Deep breathing helps.

Relaxation techniques such as deep breathing can certainly improve your mood and make you feel less stressed and anxious – two of the major downsides of quitting smoking. But just to explain – it is not the absence of cigarettes that make you feel this way, it is the intense craving that you have for them. If you will a great desire to light up, stop whatever it is you are doing. Sit up or stand up straight, and then breathe.  Proper breathing allows your tensed muscles and constricted nerves to loosen up, improving your blood flow. In turn, you feel less stressed, anxious and irritable.

Drink more water.

If you sip water slowly, your mouth will have something to do while you let your nicotine craving subside. Plus, water helps reenergize your body. You see, trying to suppress your craving can sap your energy and make you feel weak. Fluid intake, including teas, fruit juices and the like will surely refresh you – helping you get ready for another challenging day.


Do something else.

They say nicotine craving is but a state of mind.

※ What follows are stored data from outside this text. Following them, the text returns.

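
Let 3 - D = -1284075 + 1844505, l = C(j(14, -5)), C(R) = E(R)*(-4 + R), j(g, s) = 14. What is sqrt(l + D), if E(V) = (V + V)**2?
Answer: I*sqrt(552587) ≈ 743.36*I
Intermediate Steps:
E(V) = 4*V**2 (E(V) = (2*V)**2 = 4*V**2)
C(R) = 4*R**2*(-4 + R) (C(R) = (4*R**2)*(-4 + R) = 4*R**2*(-4 + R))
l = 7840 (l = 4*14**2*(-4 + 14) = 4*196*10 = 7840)
D = -560427 (D = 3 - (-1284075 + 1844505) = 3 - 1*560430 = 3 - 560430 = -560427)
sqrt(l + D) = sqrt(7840 - 560427) = sqrt(-552587) = I*sqrt(552587)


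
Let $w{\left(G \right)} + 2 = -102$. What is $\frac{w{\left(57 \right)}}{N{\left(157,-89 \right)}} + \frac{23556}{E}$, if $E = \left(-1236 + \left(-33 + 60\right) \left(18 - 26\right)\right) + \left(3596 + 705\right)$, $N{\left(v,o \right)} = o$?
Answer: $\frac{2392780}{253561} \approx 9.4367$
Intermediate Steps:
$w{\left(G \right)} = -104$ ($w{\left(G \right)} = -2 - 102 = -104$)
$E = 2849$ ($E = \left(-1236 + 27 \left(-8\right)\right) + 4301 = \left(-1236 - 216\right) + 4301 = -1452 + 4301 = 2849$)
$\frac{w{\left(57 \right)}}{N{\left(157,-89 \right)}} + \frac{23556}{E} = - \frac{104}{-89} + \frac{23556}{2849} = \left(-104\right) \left(- \frac{1}{89}\right) + 23556 \cdot \frac{1}{2849} = \frac{104}{89} + \frac{23556}{2849} = \frac{2392780}{253561}$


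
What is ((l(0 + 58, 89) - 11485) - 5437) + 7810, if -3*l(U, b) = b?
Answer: -27425/3 ≈ -9141.7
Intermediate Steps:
l(U, b) = -b/3
((l(0 + 58, 89) - 11485) - 5437) + 7810 = ((-⅓*89 - 11485) - 5437) + 7810 = ((-89/3 - 11485) - 5437) + 7810 = (-34544/3 - 5437) + 7810 = -50855/3 + 7810 = -27425/3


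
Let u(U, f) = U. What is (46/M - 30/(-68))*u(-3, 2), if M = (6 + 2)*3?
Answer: -481/68 ≈ -7.0735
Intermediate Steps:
M = 24 (M = 8*3 = 24)
(46/M - 30/(-68))*u(-3, 2) = (46/24 - 30/(-68))*(-3) = (46*(1/24) - 30*(-1/68))*(-3) = (23/12 + 15/34)*(-3) = (481/204)*(-3) = -481/68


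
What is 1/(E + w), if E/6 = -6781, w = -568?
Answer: -1/41254 ≈ -2.4240e-5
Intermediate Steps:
E = -40686 (E = 6*(-6781) = -40686)
1/(E + w) = 1/(-40686 - 568) = 1/(-41254) = -1/41254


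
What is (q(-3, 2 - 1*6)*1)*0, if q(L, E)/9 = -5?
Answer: 0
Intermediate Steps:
q(L, E) = -45 (q(L, E) = 9*(-5) = -45)
(q(-3, 2 - 1*6)*1)*0 = -45*1*0 = -45*0 = 0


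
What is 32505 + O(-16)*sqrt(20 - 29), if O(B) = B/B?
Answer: 32505 + 3*I ≈ 32505.0 + 3.0*I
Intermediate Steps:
O(B) = 1
32505 + O(-16)*sqrt(20 - 29) = 32505 + 1*sqrt(20 - 29) = 32505 + 1*sqrt(-9) = 32505 + 1*(3*I) = 32505 + 3*I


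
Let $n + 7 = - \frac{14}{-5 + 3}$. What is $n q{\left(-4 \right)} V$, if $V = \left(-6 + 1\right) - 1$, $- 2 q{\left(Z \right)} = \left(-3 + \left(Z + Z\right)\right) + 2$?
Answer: $0$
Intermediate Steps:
$q{\left(Z \right)} = \frac{1}{2} - Z$ ($q{\left(Z \right)} = - \frac{\left(-3 + \left(Z + Z\right)\right) + 2}{2} = - \frac{\left(-3 + 2 Z\right) + 2}{2} = - \frac{-1 + 2 Z}{2} = \frac{1}{2} - Z$)
$n = 0$ ($n = -7 - \frac{14}{-5 + 3} = -7 - \frac{14}{-2} = -7 - -7 = -7 + 7 = 0$)
$V = -6$ ($V = -5 - 1 = -6$)
$n q{\left(-4 \right)} V = 0 \left(\frac{1}{2} - -4\right) \left(-6\right) = 0 \left(\frac{1}{2} + 4\right) \left(-6\right) = 0 \cdot \frac{9}{2} \left(-6\right) = 0 \left(-6\right) = 0$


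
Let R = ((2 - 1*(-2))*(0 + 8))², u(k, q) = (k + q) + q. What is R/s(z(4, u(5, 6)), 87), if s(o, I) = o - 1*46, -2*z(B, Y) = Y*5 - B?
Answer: -2048/173 ≈ -11.838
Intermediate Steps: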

Sort of, but the reason why doing something else is helpful in suppressing your urge to smoke is that you distract your mind from thinking about smoking. Every time you feel the urge to light up, try to engage in more interesting activity. Maybe you can browse the web, play a sport, chat with your friend over the phone, cook, etc.



By following the 4Ds to beating nicotine craving, you can increase your chance of quitting smoking now and for the coming years.